I came across this post: map to floating point - Frequently-Asked Questions - Arduino Forum

However implementing it.... I'm lost.

I have a pressure transducer. Reads 0-16 bar. 5V supply, Outputs 10% min, 90% max so the ADC value is 100 for minimum, 920 for maximum (confirmed with testing, it's close).
I want to map the ADC value to float, to get decimal point precision.

float mapfloat(float x, float in_min, float in_max, float out_min, float out_max)
{
 return (x - in_min) * (out_max - out_min) / (in_max - in_min) + out_min;
}

I don't understand (or rather can't get it to work).
basic setup (whole ino is way, way too big to post trying to cut only necessary parts)

int boilerPressureRaw;
float boilerPressure;
boilerPressureRaw = analogRead(A2);

???? 

Serial.print(F("Boiler Pressure Is: "));
Serial.print(boilerPressure);
Serial.println(F(" bar"));

I've come a long way, for something that seems so trivial to not work. I don't even understand where the value is returned to, or what in that example at the top is an actual variable, or just a text placeholder.

I know my min/max values for in/out but not how to implement them into the example above, and as I said, where is that value even returned to?

Input Min: 100
Input Max: 920
Out Min: 0
Out Max: 16

Please, and thank you.

2

Why not map things as integers then convert to your required float ?

3

You add that function into your code (after your loop() function is fine) and then you call it and the return value is assigned to a variable

float mapfloat(float x, float in_min, float in_max, float out_min, float out_max)
{
 return (x - in_min) * (out_max - out_min) / (in_max - in_min) + out_min;
}

int boilerPressureRaw;
float boilerPressure;
boilerPressureRaw = analogRead(A2);

boilerPressure = mapFloat(bilerPressureRaw, 100.0, 920.0, 0.0, 16.0);

Serial.print(F("Boiler Pressure Is: "));
Serial.print(boilerPressure);
Serial.println(F(" bar"));
// ...
4

blh64:
You add that function into your code (after your loop() function is fine) and then you call it and the return value is assigned to a variable

God I feel like such an idiot. I had no idea that a new function was being declared. Didn't know a function would have "float" in front of it. Only functions i've worked with are void. Now as I'm typing this it makes sense what void even MEANS in the first place.

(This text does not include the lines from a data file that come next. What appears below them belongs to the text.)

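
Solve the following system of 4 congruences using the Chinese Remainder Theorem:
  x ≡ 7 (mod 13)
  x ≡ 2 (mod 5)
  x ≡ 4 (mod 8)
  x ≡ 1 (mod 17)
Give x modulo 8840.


Product of moduli M = 13 · 5 · 8 · 17 = 8840.
Merge one congruence at a time:
  Start: x ≡ 7 (mod 13).
  Combine with x ≡ 2 (mod 5); new modulus lcm = 65.
    Write x = 7 + 13·t and substitute into x ≡ 2 (mod 5): 13·t ≡ 2 − 7 = -5 (mod 5).
    Reduce coefficients mod 5: 3·t ≡ 0 (mod 5).
    The inverse of 3 mod 5 is 2 (since 3·2 = 6 = 1·5 + 1), so t ≡ 2·0 = 0 ≡ 0 (mod 5).
    Then x = 7 + 13·0 = 7, valid modulo lcm(13, 5) = 65: x ≡ 7 (mod 65).
  Combine with x ≡ 4 (mod 8); new modulus lcm = 520.
    Write x = 7 + 65·t and substitute into x ≡ 4 (mod 8): 65·t ≡ 4 − 7 = -3 (mod 8).
    Reduce coefficients mod 8: 1·t ≡ 5 (mod 8).
    So t ≡ 5 (mod 8).
    Then x = 7 + 65·5 = 332, valid modulo lcm(65, 8) = 520: x ≡ 332 (mod 520).
  Combine with x ≡ 1 (mod 17); new modulus lcm = 8840.
    Write x = 332 + 520·t and substitute into x ≡ 1 (mod 17): 520·t ≡ 1 − 332 = -331 (mod 17).
    Reduce coefficients mod 17: 10·t ≡ 9 (mod 17).
    The inverse of 10 mod 17 is 12 (since 10·12 = 120 = 7·17 + 1), so t ≡ 12·9 = 108 ≡ 6 (mod 17).
    Then x = 332 + 520·6 = 3452, valid modulo lcm(520, 17) = 8840: x ≡ 3452 (mod 8840).
Verify against each original: 3452 mod 13 = 7, 3452 mod 5 = 2, 3452 mod 8 = 4, 3452 mod 17 = 1.

x ≡ 3452 (mod 8840).


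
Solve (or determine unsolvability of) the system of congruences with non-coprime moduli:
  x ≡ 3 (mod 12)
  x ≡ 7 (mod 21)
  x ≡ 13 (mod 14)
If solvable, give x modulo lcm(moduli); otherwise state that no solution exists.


Moduli 12, 21, 14 are not pairwise coprime, so CRT works modulo lcm(m_i) when all pairwise compatibility conditions hold.
Pairwise compatibility: gcd(m_i, m_j) must divide a_i - a_j for every pair.
Merge one congruence at a time:
  Start: x ≡ 3 (mod 12).
  Combine with x ≡ 7 (mod 21): gcd(12, 21) = 3, and 7 - 3 = 4 is NOT divisible by 3.
    ⇒ system is inconsistent (no integer solution).

No solution (the system is inconsistent).


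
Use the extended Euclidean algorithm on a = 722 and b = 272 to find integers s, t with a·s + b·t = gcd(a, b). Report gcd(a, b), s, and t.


Euclidean algorithm on (722, 272) — divide until remainder is 0:
  722 = 2 · 272 + 178
  272 = 1 · 178 + 94
  178 = 1 · 94 + 84
  94 = 1 · 84 + 10
  84 = 8 · 10 + 4
  10 = 2 · 4 + 2
  4 = 2 · 2 + 0
gcd(722, 272) = 2.
Track Bezout coefficients alongside the remainders: start with r₀ = 722 = a·1 + b·0 (s = 1, t = 0) and r₁ = 272 = a·0 + b·1 (s = 0, t = 1); each new remainder r_{k+1} = r_{k-1} − q_k·r_k inherits s_{k+1} = s_{k-1} − q_k·s_k, t_{k+1} = t_{k-1} − q_k·t_k, so r_k = a·s_k + b·t_k at every step:
  q = 2: r = 178, s = 1 − 2·0 = 1, t = 0 − 2·1 = -2  (check: 722·1 + 272·(-2) = 178)
  q = 1: r = 94, s = 0 − 1·1 = -1, t = 1 − 1·(-2) = 3  (check: 722·(-1) + 272·3 = 94)
  q = 1: r = 84, s = 1 − 1·(-1) = 2, t = -2 − 1·3 = -5  (check: 722·2 + 272·(-5) = 84)
  q = 1: r = 10, s = -1 − 1·2 = -3, t = 3 − 1·(-5) = 8  (check: 722·(-3) + 272·8 = 10)
  q = 8: r = 4, s = 2 − 8·(-3) = 26, t = -5 − 8·8 = -69  (check: 722·26 + 272·(-69) = 4)
  q = 2: r = 2, s = -3 − 2·26 = -55, t = 8 − 2·(-69) = 146  (check: 722·(-55) + 272·146 = 2)
The row with r = 2 (the gcd) gives the Bezout coefficients s = -55, t = 146.
Result: 722 · (-55) + 272 · (146) = 2.

gcd(722, 272) = 2; s = -55, t = 146 (check: 722·(-55) + 272·146 = 2).


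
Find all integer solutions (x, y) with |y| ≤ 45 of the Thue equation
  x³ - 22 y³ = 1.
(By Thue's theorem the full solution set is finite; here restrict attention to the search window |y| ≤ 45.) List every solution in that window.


The equation is x³ - 22y³ = 1. For fixed y, x³ = 22·y³ + 1, so a solution requires the RHS to be a perfect cube.
Strategy: iterate y from -45 to 45, compute RHS = 22·y³ + 1, and check whether it is a (positive or negative) perfect cube.
Check small values of y:
  y = 0: RHS = 1 = (1)³ ⇒ x = 1 works.
  y = 1: RHS = 23 is not a perfect cube.
  y = -1: RHS = -21 is not a perfect cube.
  y = 2: RHS = 177 is not a perfect cube.
  y = -2: RHS = -175 is not a perfect cube.
  y = 3: RHS = 595 is not a perfect cube.
  y = -3: RHS = -593 is not a perfect cube.
Continuing the search up to |y| = 45 finds no further solutions beyond those listed.
Collected solutions: (1, 0).

Solutions (with |y| ≤ 45): (1, 0).


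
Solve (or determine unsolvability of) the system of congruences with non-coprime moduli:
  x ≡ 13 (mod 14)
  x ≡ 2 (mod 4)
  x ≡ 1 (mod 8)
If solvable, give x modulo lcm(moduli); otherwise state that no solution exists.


Moduli 14, 4, 8 are not pairwise coprime, so CRT works modulo lcm(m_i) when all pairwise compatibility conditions hold.
Pairwise compatibility: gcd(m_i, m_j) must divide a_i - a_j for every pair.
Merge one congruence at a time:
  Start: x ≡ 13 (mod 14).
  Combine with x ≡ 2 (mod 4): gcd(14, 4) = 2, and 2 - 13 = -11 is NOT divisible by 2.
    ⇒ system is inconsistent (no integer solution).

No solution (the system is inconsistent).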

I swear, it's like every time I think I have a grasp on fundamentals, I am learning something new.

Thank you, thank you. Works perfectly, and better yet I understand why it didn't work, and why it does now.

5

larryd:
Why not map things as integers then convert to your required float ?

  1. Didn't know that was possible and 2) Wouldn't even know how to begin haha!

When I tried the initial map, it was only returning rounded, whole numbers.

Would I need to declare my map output as a long, not int?

I tried:

boilerPressure = map(boilerPressureRaw, 100, 920, 0, 16);

and while I was getting the "correct" output, it was integer form. So an expected return of 3.2 bar was output as 3 bar.

How would it output as an integer that I could then divide to get a float?

6

Here is a starting point:

int boilerPressureRaw;
int boilerPressure;
float boilerPressureFloat;
. . .
boilerPressureRaw = analogRead(yourAnalogPin);
boilerPressure = map(boilerPressureRaw, 0, 1023, 0, 1600);

boilerPressureFloat = boilerPressure/100;

7

larryd:
Here is a starting point:

int boilerPressureRaw;
int boilerPressure;
float boilerPressureFloat;
. . .
boilerPressureRaw = analogRead(yourAnalogPin);
boilerPressure = map(boilerPressureRaw, 0, 1023, 0, 1600);

boilerPressureFloat = boilerPressure/100;

Ah! I got it! Thank you so much! Never would have thought to map the output to a base 10 value higher, then divide. I need to think outside the box, and not so literally more often.

Thank you both, very very much!

8

You probably should use:

boilerPressureFloat = boilerPressure/100.0;